As I opened my Heart to the question, a mystical force, call it God, the Creator, the Great Mystery, came with more real and tangible answers than the sum of all the knowledge of our modern libraries. My questions became prayers. My pain and fears became opportunities. My knowing becomes an unknowingness in which I am finding more knowledge than ever. Let me repeat this. There is more knowledge (and more wisdom) in unknowingness than in knowing. No wonder why one of the most ancient mystic Christian books is called “the cloud of unknowingness” or why Native elders who are a living wealth of knowledge call God “the Great Mystery”.

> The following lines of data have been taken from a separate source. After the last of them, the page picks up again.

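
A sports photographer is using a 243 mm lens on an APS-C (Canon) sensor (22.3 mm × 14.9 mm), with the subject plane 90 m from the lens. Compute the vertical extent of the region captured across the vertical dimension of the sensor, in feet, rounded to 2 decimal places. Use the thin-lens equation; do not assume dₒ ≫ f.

18.06 ft

dₒ: 90 m = 90000 mm.
Similar triangles through the lens centre give W/dₒ = h/dᵢ; with 1/f = 1/dₒ + 1/dᵢ this gives W = h·(dₒ − f)/f.
W = 14.9 mm × (90000 − 243) / 243 = 14.9 × 369.3704 ≈ 5503.619 mm = 5503.619/304.8 ft = 18.0565 ft.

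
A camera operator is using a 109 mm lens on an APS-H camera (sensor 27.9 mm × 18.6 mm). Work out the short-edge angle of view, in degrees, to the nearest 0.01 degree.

Angle of view α = 2·arctan(h/2f) with h = 18.6 mm and f = 109 mm.
h/2f = 0.08532; arctan(0.08532) ≈ 4.8767°, so α ≈ 9.7535°.

9.75°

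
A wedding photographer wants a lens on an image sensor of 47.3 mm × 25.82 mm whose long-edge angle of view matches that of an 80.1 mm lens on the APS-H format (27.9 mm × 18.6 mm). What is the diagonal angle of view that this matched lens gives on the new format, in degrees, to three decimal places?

22.445°

Equal long-edge AOV ⇒ f₂ = f₁ · 47.3/27.9 = 80.1 × 1.69534 ≈ 135.7968 mm.
Sensor diagonal = √(47.3² + 25.82²) = √2903.9624 ≈ 53.8884 mm.
Diagonal AOV on the new format = 2·arctan(53.8884 / (2 × 135.7968)) = 2·arctan(0.19842) ≈ 22.4452°.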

Here I am today. In the sacred valley of Peru. Out of one of the most difficult initiations, quest, and week of my life. Drinking a bowl of sacred tobacco daily for 7 days, 7 nights. With very little food. Very little sleep. Very little human contact. And very much purging and inner demons facing that I knew I could withstand. Shaking in a fetal position for hours. Purging karmic ties and self-belief. Having lost over 5 kilos. Sitting for days and nights in the extreme discomfort of my “western sanity”. In this death and rebirthing ancient practice, known to potentially create madness or even death, I have now some more answers. And way more questions. What a gift it is! Spending days and nights with just myself, the medicine, and the Creator, has brought light to all the falseness I carry and all the gifts the Self carries.
Out of the profound ocean of humbleness and gratitude, this ancient practice brought to me, I was gifted a new name. A name more in tune with my soul purpose, my ancestors, the land I live on and take care of, and the service I am here to offer. Angell Deer. Two “L” as Spirit whispered to me that in my birth language (french) “L” sounds exactly like “wing”. And Deer as my family name, my tribe, my clan. For those of you who are very close to me these days, you know why and how this came to be. And for those of you who read me, some might find it strange, some beautiful, some intriguing and some might be very interrogative and maybe judge the words, and the process.

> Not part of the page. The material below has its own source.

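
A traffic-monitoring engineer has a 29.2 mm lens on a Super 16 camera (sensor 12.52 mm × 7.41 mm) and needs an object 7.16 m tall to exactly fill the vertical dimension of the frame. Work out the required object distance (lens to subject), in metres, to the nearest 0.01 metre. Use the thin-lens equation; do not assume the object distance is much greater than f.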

At the end of the day, none of this really matters as one of my teachers wisely shared with me “Our first relationship (and responsibility) is with the Creator, the second one with our soul, and the third one with our relations. Only in that order will we truly understand and embody our purpose which is to Love and to Serve”. I am finding in this name, and the years of hard deep work it took, more answers, clarity, and somehow sanity than in my previous denomination.
While I fully trust the Creator plan for me, the path She is whispering to me (sometimes to my deaf ears), and the Medicines and teachers who guided me to this place, I pray that I keep questioning everything and keep asking the question of “Who Am I?”. Until my last breath. Which I know (or hope and pray for) will be a doorway into the true answer. But for now, I will embrace this new name as a new step on my path. A big YES to another scary yet exciting quest.
I truly believe that is what we are called to do and be as guides, healers, teachers and medicine people. We are not here to provide answers to anyone but to give everyone the courage, through our deep commitment and courageous living example, to fully living all the questions. To not fear the fear. To embrace the not knowing.
To you my dear brothers and sisters, to my friends, students, family, community, and to all my relatives, I wish and pray to the depth of my Heart that this question keeps you up at night. That it keeps you seeking and shedding skins. Bravely purging any knowing. Blessing and courageously exploring any area of discomfort and pain. And embracing the very often uncomfortable yet infinite wisdom space of the not knowing.
You might experience serious symptoms of insanity, but in this often insane world that is probably a good thing. I deeply believe the survival of our planet is intimately linked to this individual and global quest, to the search for the answer to that question “Who am I?”.